BOSSES at a former wartime factory have installed CCTV cameras after “despicable” thieves stole historic gates for scrap.
Standard Life moved to improve security following the theft of one half of the 1931 gates at Banbury’s Alcan factory.
The Southam Road factory, which closed in 2007, was a major producer of metal for planes, employing 3,000 people.
During the Second World War, it helped build parts for Spitfires.
Police believe thieves stole one gate and removed parts from the other for scrap. They were part of the memorial garden at the site – which is being redeveloped for industrial units – in memory of staff killed in the Second World War.
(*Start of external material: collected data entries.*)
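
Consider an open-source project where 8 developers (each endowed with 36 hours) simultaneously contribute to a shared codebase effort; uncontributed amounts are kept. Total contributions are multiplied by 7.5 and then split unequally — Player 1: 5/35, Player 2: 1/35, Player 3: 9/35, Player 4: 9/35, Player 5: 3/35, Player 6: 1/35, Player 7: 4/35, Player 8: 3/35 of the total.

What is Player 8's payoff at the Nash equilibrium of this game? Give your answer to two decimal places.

105.43 hours

A player with share s gets back 7.5·s per unit contributed, so full contribution is dominant for anyone with s > 1/7.5 = 0.1333 and zero contribution is dominant for anyone below.
The shares above 0.1333 belong to Player 1, Player 3 and Player 4, contributing 36 each; the remaining 5 contribute 0. Total contributed: 108.
Player 8 keeps 36 and receives 7.5 × 108 × 3/35 = 69.43 from the shared codebase effort, for a payoff of 105.43.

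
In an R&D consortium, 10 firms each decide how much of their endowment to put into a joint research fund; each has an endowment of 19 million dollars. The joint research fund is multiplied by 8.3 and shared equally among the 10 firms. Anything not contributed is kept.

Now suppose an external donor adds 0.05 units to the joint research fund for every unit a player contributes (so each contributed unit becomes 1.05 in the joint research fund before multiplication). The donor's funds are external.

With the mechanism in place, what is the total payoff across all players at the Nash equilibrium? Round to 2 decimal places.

190.00 million dollars

With the mechanism, a contributed unit returns 8.3 × 1.05 / 10 = 0.8715 per unit of net cost — still below 1 — so contributing 0 remains dominant for every player.
At the Nash equilibrium no one contributes; group total payoff = 10 × 19 = 190.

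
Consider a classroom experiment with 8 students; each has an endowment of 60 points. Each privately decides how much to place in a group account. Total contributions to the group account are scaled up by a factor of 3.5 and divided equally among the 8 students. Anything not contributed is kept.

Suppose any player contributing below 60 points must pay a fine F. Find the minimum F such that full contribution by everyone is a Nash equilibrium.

Given the others contribute fully, the best deviation is to contribute 0 (any partial contribution still incurs the fine and gives up units whose private return 0.4375 is below 1).
Deviating from 60 to 0 saves 60 points but forfeits the deviator's share of the drop in the group account: 3.5/8 × 60 = 26.25.
So the deviation gain is 60 − 26.25 = 33.75, and the fine must be at least 33.75 points to wipe it out.

33.75 points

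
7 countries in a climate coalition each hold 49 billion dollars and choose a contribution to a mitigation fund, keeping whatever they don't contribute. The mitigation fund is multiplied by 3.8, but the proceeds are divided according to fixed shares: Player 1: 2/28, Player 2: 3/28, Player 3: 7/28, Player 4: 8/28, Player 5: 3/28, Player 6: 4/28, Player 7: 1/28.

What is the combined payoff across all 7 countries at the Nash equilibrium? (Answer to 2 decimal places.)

A player with share s gets back 3.8·s per unit contributed, so full contribution is dominant for anyone with s > 1/3.8 = 0.2632 and zero contribution is dominant for anyone below.
Player 4 alone (share 8/28) is above the threshold, contributing 49; the remaining 6 contribute 0. Total contributed: 49.
The mitigation fund pays out 3.8 × 49 = 186.20 in total (split across the unequal shares, but the aggregate is all that matters for the group sum).
The 6 free-riders keep 49 each, adding 294. Group total = 294 + 186.20 = 480.20.

480.20 billion dollars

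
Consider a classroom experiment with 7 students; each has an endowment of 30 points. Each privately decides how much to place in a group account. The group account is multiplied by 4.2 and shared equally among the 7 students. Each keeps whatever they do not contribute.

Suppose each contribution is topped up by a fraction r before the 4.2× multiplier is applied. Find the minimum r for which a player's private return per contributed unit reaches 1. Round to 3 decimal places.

0.667

With matching at rate r, one contributed unit becomes (1 + r) in the group account and returns 4.2 × (1 + r) / 7 to the contributor.
Setting this equal to 1: 1 + r = 7/4.2 = 1.6667.
So the minimum matching rate is r = 1.6667 − 1 = 0.667.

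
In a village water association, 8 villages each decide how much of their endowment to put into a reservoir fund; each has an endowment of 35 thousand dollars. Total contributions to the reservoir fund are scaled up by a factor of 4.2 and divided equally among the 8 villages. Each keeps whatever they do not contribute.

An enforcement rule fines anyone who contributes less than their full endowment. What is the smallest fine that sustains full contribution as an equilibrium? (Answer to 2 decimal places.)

16.63 thousand dollars

Given the others contribute fully, the best deviation is to contribute 0 (any partial contribution still incurs the fine and gives up units whose private return 0.5250 is below 1).
Deviating from 35 to 0 saves 35 thousand dollars but forfeits the deviator's share of the drop in the reservoir fund: 4.2/8 × 35 = 18.37.
So the deviation gain is 35 − 18.37 = 16.63, and the fine must be at least 16.63 thousand dollars to wipe it out.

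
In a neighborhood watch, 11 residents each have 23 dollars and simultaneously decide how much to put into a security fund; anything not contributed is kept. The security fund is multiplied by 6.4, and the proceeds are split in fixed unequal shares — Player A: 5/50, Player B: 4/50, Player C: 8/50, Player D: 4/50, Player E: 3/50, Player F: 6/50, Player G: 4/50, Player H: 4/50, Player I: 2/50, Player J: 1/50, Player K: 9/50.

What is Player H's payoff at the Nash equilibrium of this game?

For player j, contributing a unit is worthwhile iff 6.4 × (j's share) ≥ 1, i.e. iff j's share is at least 0.1563.
Player C and Player K clear that bar, contributing 23 each; the remaining 9 contribute 0. Total contributed: 46.
Player H keeps 23 and receives 6.4 × 46 × 4/50 = 23.55 from the security fund, for a payoff of 46.55.

46.55 dollars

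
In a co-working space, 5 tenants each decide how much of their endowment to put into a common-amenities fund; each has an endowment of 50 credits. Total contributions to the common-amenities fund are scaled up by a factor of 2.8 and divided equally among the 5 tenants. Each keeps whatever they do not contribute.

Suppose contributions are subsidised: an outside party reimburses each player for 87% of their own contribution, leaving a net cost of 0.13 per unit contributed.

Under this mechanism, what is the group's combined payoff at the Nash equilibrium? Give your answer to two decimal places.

917.50 credits

Under the mechanism each unit contributed yields (2.8/5) / 0.13 = 4.3077 back to its contributor per unit of net cost, which exceeds 1, making full contribution the dominant choice for everyone.
So the Nash equilibrium is full contribution by all 5; the group earns 5 × (50 × 0.87 + 2.8 × 50) = 917.50.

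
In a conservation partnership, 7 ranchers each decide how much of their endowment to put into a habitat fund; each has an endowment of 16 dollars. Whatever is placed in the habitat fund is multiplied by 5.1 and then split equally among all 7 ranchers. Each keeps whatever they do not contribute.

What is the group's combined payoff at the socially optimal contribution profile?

Each contributed unit returns 5.100 to the group as a whole (0.7286 to each of 7 players), which exceeds 1, so the social optimum is full contribution: group total = 5.100 × 112 = 571.20.

571.20 dollars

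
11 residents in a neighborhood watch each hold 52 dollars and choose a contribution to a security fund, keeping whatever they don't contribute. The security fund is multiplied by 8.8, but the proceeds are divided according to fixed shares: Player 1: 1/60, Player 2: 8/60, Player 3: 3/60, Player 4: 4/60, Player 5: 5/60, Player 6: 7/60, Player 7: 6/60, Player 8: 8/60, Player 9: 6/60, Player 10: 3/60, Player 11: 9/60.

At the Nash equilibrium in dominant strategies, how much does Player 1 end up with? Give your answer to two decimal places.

82.51 dollars

For player j, contributing a unit is worthwhile iff 8.8 × (j's share) ≥ 1, i.e. iff j's share is at least 0.1136.
The shares above 0.1136 belong to Player 2, Player 6, Player 8 and Player 11, contributing 52 each; the remaining 7 contribute 0. Total contributed: 208.
Player 1 keeps 52 and receives 8.8 × 208 × 1/60 = 30.51 from the security fund, for a payoff of 82.51.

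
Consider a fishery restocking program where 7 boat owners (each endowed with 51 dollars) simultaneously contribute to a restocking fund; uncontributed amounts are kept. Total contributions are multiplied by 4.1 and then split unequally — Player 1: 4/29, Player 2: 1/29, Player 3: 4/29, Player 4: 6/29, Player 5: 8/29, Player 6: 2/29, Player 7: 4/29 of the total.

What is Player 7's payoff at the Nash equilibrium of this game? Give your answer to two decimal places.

For player j, contributing a unit is worthwhile iff 4.1 × (j's share) ≥ 1, i.e. iff j's share is at least 0.2439.
The only share above 0.2439 is Player 5's 8/29, contributing 51; the remaining 6 contribute 0. Total contributed: 51.
Player 7 keeps 51 and receives 4.1 × 51 × 4/29 = 28.84 from the restocking fund, for a payoff of 79.84.

79.84 dollars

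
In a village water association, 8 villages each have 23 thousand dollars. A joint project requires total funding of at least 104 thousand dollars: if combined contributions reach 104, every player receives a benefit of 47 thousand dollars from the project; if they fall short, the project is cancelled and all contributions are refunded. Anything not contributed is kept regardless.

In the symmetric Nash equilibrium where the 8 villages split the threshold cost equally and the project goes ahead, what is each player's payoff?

Equal share of the threshold: 104/8 = 13.
At this profile no one gains by cutting their contribution: any cut drops the total below 104, the project is cancelled, contributions are refunded, and the deviator ends with 23, which is less than 23 − 13 + 47 = 57. Contributing more than 13 just wastes the excess. So contributing exactly 13 is a best response.
Each player's payoff: 23 − 13 + 47 = 57.

57 thousand dollars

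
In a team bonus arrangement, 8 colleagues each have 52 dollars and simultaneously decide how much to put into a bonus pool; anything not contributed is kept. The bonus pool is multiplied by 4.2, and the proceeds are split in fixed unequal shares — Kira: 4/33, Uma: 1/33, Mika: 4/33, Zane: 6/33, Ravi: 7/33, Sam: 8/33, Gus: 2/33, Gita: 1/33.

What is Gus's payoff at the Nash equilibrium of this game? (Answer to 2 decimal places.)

Player j's private return per contributed unit is 4.2 × (j's share). Contributing is weakly dominant for j when that share is at least 1/4.2 = 0.2381, and contributing 0 is dominant otherwise.
Only Sam (8/33) clears that bar, contributing 52; the remaining 7 contribute 0. Total contributed: 52.
Gus keeps 52 and receives 4.2 × 52 × 2/33 = 13.24 from the bonus pool, for a payoff of 65.24.

65.24 dollars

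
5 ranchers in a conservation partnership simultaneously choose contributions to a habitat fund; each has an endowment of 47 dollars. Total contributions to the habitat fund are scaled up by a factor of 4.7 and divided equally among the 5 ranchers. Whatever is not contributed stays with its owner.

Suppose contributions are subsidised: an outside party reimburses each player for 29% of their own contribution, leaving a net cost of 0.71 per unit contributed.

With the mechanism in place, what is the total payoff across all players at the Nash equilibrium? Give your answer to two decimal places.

The effective private return per unit is now (4.7/5) / 0.71 = 1.3239 > 1, so every player's dominant strategy flips to full contribution.
So the Nash equilibrium is full contribution by all 5; the group earns 5 × (47 × 0.29 + 4.7 × 47) = 1172.65.

1172.65 dollars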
The theft was discovered last Wednesday.
Banbury MP Sir Tony Baldry, who visited on Saturday, said Standard Life had “lamentably failed” to protect the site. He also criticised the state of the garden, saying the pool was strewn with rubbish. He said: “This garden of remembrance has been tended to and looked after by generations of Alcan staff as a tribute and testimony to those Alcan employees who lost their life in the Second World War.
“This is not just a memorial to those who gave their life in the war, but it is an important part of Banbury history.”
Banbury Town Council leader Kieron Mallon branded the theft “despicable”. The former Alcan worker said: “If the gates have been destroyed and these people are caught then there is no sentence that is strong enough.”
Banbury Civic Society chairman Rob Kinchin-Smith said the group had previously raised concerns about the security of the gates.
He said: “Sadly, it seems most likely that the gates are now probably halfway to China.”
But a Standard Life spokesman said: “The site has always been surrounded by a secure perimeter fence. This remains in place and CCTV cameras have also now been added to the security measures.”
Its head of UK development James Stevens said the firm was “appalled” by the attacks.
He said: “We fully appreciate the importance of the gates and the memorial to the people of Banbury and we very much hope the police can bring the perpetrators of both crimes to justice.
“We are working with our insurers to ensure the gates are replaced and damage to the garden repaired.
“In addition we will be reviewing the security measures we have in place in light of the recent incidents and will discuss any proposed changes with the local council in due course.”
Pc Daniel Hopkins said: “The gates are unique and of historic interest to the victim and they have been cut up on the floor and parts removed for scrap.”
Anyone with details should call Pc Hopkins on 101 or contact the Crimestoppers charity anonymously on 0800 555111.
The rising price of scrap metal has fuelled a crime spree, particularly of lead roofs.
Copper thieves have also stolen phone cables.
As part of Operation Tornado, police are working with scrap metal dealers. People are required to provide proof of their identity when trying to sell scrap metal to dealers.
Churches are also now marking roofing so any stolen material can be traced.